Andrew Carle, an assistant professor and founding director of the program in Assisted Living/Senior Housing Administration at George Mason University in Fairfax, Virginia, explains the phenomenon. "Boomers came of age in the dorms. They still go to the games, wear the sweatshirts, and love the idea of continuing education. People feel younger when they are surrounded by 20-year-olds. And they want the perks that come with college life: theater, classes, guest speakers, the library, even hanging out. This is the only model community that is intergenerational by definition. To me, it's the future of senior housing."
Numbers alone seem to support Carle’s opinion. Although AARP surveys have found that the vast majority of Baby Boomers don’t plan to move out of their homes or away from their communities when they retire, 10 percent of those aged sixty-plus actually do so. Considering the fact that there are 78 million Boomers, perhaps as many as eight million of them would consider a different lifestyle—including UBRCs.
Noting that there are more than 4,000 colleges and universities in the U. S., Professor Carle concludes that college- and university-affiliated housing "has the potential to be literally the future of senior housing in this country."
Some of these properties offer assisted living housing, although most, according to AARP, are senior apartments or continuing care retirement communities. The appeal, of course, is the availability of college coursework, as well as such campus amenities as computer labs, fitness facilities, sporting events, and medical and dental services.

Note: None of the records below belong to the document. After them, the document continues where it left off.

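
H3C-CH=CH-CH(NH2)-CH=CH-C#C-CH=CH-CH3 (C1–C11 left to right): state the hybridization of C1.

C1: 4 σ bonds; 4 regions of electron density → sp3.

sp3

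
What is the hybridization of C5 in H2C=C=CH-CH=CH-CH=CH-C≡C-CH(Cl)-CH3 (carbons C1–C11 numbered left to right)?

C5 has 3 σ bonds, plus one π bond: steric number 3 → sp2.

sp²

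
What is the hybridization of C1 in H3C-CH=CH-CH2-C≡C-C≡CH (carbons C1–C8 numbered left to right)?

C1 (4 σ bonds) has steric number 4: sp3.

sp3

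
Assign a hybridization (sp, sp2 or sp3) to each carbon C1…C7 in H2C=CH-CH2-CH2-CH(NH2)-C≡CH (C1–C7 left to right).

C1 sp2, C2 sp2, C3 sp3, C4 sp3, C5 sp3, C6 sp, C7 sp

C1 — 3 σ bonds, plus one π bond. Steric number 3, so sp2.
C2 (3 σ bonds, plus one π bond) has steric number 3: sp2.
C3 (4 σ bonds) has steric number 4: sp3.
C4 — 4 σ bonds. Steric number 4, so sp3.
C5 — 4 σ bonds. Steric number 4, so sp3.
C6 carries 2 σ bonds, plus two π bonds, giving a steric number of 2, so it is sp.
C7 has 2 σ bonds, plus two π bonds: steric number 2 → sp.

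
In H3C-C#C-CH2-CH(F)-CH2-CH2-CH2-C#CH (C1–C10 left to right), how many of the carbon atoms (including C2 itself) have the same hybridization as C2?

4

C2 is sp (two π bonds).
C1: sp3
C2: sp ✓
C3: sp ✓
C4: sp3
C5: sp3
C6: sp3
C7: sp3
C8: sp3
C9: sp ✓
C10: sp ✓
4 carbons are sp.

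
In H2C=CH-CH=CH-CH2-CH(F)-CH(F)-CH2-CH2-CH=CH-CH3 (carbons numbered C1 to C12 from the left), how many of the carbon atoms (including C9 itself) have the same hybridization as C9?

6

C9 is sp3 (only σ bonds).
C1: sp2
C2: sp2
C3: sp2
C4: sp2
C5: sp3 ✓
C6: sp3 ✓
C7: sp3 ✓
C8: sp3 ✓
C9: sp3 ✓
C10: sp2
C11: sp2
C12: sp3 ✓
6 carbons are sp3.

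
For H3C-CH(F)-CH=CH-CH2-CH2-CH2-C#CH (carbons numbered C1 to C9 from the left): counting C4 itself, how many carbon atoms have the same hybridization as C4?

C4 is sp2 (one π bond).
C1: sp3
C2: sp3
C3: sp2 ✓
C4: sp2 ✓
C5: sp3
C6: sp3
C7: sp3
C8: sp
C9: sp
2 carbons are sp2.

2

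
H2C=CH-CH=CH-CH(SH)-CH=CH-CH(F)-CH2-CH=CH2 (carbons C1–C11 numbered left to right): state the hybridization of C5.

sp^3

C5 carries 4 σ bonds, giving a steric number of 4, so it is sp3.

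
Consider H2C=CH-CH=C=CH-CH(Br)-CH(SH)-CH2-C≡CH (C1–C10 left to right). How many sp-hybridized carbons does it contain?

3

C1: sp2
C2: sp2
C3: sp2
C4: sp ✓
C5: sp2
C6: sp3
C7: sp3
C8: sp3
C9: sp ✓
C10: sp ✓
C4, C9, C10 → 3 sp carbons.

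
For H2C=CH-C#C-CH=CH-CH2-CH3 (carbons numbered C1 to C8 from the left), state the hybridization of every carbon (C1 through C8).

C1 sp2, C2 sp2, C3 sp, C4 sp, C5 sp2, C6 sp2, C7 sp3, C8 sp3

C1: 3 σ bonds, plus one π bond — 3 electron domains, sp2.
C2 (3 σ bonds, plus one π bond) has steric number 3: sp2.
C3: 2 σ bonds, plus two π bonds — 2 electron domains, sp.
C4: 2 σ bonds, plus two π bonds; 2 regions of electron density → sp.
C5 carries 3 σ bonds, plus one π bond, giving a steric number of 3, so it is sp2.
C6 (3 σ bonds, plus one π bond) has steric number 3: sp2.
C7 carries 4 σ bonds, giving a steric number of 4, so it is sp3.
C8 carries 4 σ bonds, giving a steric number of 4, so it is sp3.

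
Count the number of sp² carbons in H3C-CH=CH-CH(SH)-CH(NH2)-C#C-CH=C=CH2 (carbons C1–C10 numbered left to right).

C1: sp3
C2: sp2 ✓
C3: sp2 ✓
C4: sp3
C5: sp3
C6: sp
C7: sp
C8: sp2 ✓
C9: sp
C10: sp2 ✓
C2, C3, C8, C10 → 4 sp2 carbons.

4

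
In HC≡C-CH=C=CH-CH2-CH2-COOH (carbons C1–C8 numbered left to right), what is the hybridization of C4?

C4 (2 σ bonds, plus two π bonds) has steric number 2: sp.

sp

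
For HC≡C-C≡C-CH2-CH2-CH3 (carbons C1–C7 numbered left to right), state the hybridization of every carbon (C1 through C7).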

Here’s an example. Oak Hammock is a 270-unit independent living senior project situated on 136 acres at the University of Florida in Gainesville. Residents are issued campus identification cards that allow them unlimited use of campus facilities and activities. Oak Hammock’s Institute of Learning, a cooperative venture that involves the university and Elderhostel, provides continuing education coursework taught by university professors and experts in particular fields of study. Classes are held on the project campus, and are free to residents. Gainesville residents aged 55 and older are also eligible to attend.

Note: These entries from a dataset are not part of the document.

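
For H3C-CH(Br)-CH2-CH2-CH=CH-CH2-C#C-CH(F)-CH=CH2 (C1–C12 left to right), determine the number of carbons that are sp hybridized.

C1: sp3
C2: sp3
C3: sp3
C4: sp3
C5: sp2
C6: sp2
C7: sp3
C8: sp ✓
C9: sp ✓
C10: sp3
C11: sp2
C12: sp2
C8, C9 → 2 sp carbons.

2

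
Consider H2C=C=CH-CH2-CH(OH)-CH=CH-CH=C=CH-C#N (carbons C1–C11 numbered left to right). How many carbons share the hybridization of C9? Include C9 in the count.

C9 is sp (two π bonds).
C1: sp2
C2: sp ✓
C3: sp2
C4: sp3
C5: sp3
C6: sp2
C7: sp2
C8: sp2
C9: sp ✓
C10: sp2
C11: sp ✓
3 carbons are sp.

3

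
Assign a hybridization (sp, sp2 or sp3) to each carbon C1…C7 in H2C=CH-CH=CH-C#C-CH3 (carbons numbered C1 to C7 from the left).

C1 carries 3 σ bonds, plus one π bond, giving a steric number of 3, so it is sp2.
C2 — 3 σ bonds, plus one π bond. Steric number 3, so sp2.
C3 is sp2: 3 σ bonds, plus one π bond, 3 electron-density regions.
C4: 3 σ bonds, plus one π bond — 3 electron domains, sp2.
C5: 2 σ bonds, plus two π bonds — 2 electron domains, sp.
C6: 2 σ bonds, plus two π bonds — 2 electron domains, sp.
C7 — 4 σ bonds. Steric number 4, so sp3.

C1 sp2, C2 sp2, C3 sp2, C4 sp2, C5 sp, C6 sp, C7 sp3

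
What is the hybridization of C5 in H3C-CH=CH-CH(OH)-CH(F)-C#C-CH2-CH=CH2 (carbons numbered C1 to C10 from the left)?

C5: 4 σ bonds; 4 regions of electron density → sp3.

sp³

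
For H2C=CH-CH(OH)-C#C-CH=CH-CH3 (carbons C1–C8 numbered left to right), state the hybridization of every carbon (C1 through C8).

C1 — 3 σ bonds, plus one π bond. Steric number 3, so sp2.
C2 — 3 σ bonds, plus one π bond. Steric number 3, so sp2.
C3 has 4 σ bonds: steric number 4 → sp3.
C4: 2 σ bonds, plus two π bonds; 2 regions of electron density → sp.
C5: 2 σ bonds, plus two π bonds; 2 regions of electron density → sp.
C6 has 3 σ bonds, plus one π bond: steric number 3 → sp2.
C7 carries 3 σ bonds, plus one π bond, giving a steric number of 3, so it is sp2.
C8 is sp3: 4 σ bonds, 4 electron-density regions.

C1 sp2, C2 sp2, C3 sp3, C4 sp, C5 sp, C6 sp2, C7 sp2, C8 sp3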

The Institute of Learning offers classes in art and music appreciation, literature, creative writing, current events, philosophy, and many others, all of which have no prerequisites, tests or grades—even homework is optional. “The Role of the Media in the 21st Century,” “Ancient Peoples of the Western Hemisphere,” “Why Mathematics Really Does Count,’” “Energy for the Future,” and “Africa: A Continent in Change” are representative courses.
The 22,000-square foot, state-of-the-art, health club is outfitted with two heated pools, massage and physical therapy facilities, and is staffed by graduate students who serve as instructors and personal trainers. Wellness programs are available at the facility as well. There’s a 70,000-square foot Commons Area that features a theater venue, auditorium, art studios, and a business and computer center.
Oak Hammock boasts about its elegant dining, which is available in formal and casual settings. There’s also a sports bar and grill, and an ice cream parlor. There’s a pet park and an on-site veterinary clinic that provides routing checkups and pet-sitting. Transportation services and customized group travel packages and programs are provided. There are walking trails, gardens and lakes. Housekeeping services are available, and 24-hour security is provided, with gate-controlled community access.
In addition, the project offers a “Life Care” guarantee, which is a lifetime contract that provides unlimited access to assisted living, skilled nursing and memory support as these services become necessary. The Life Care program includes on-site wellness clinics and a rehabilitation center, all designed to help residents remain independent as long as possible.
College students also benefit by working on-site at UBRCs, or by serving in internships. Universities provide the communities with one-on-one training conducted by computer science majors, for instance, or ceramics or painting workshops taught by art students.
George Mason’s Carle, an unabashed fan of these projects, sums up the appeal of university-based retirement centers. "Schools find additional employment and work-related experiences for their students and maintain that connection between alumni and faculty," he said. "Residents get an intergenerational, active, intellectually stimulating environment. It's a win-win."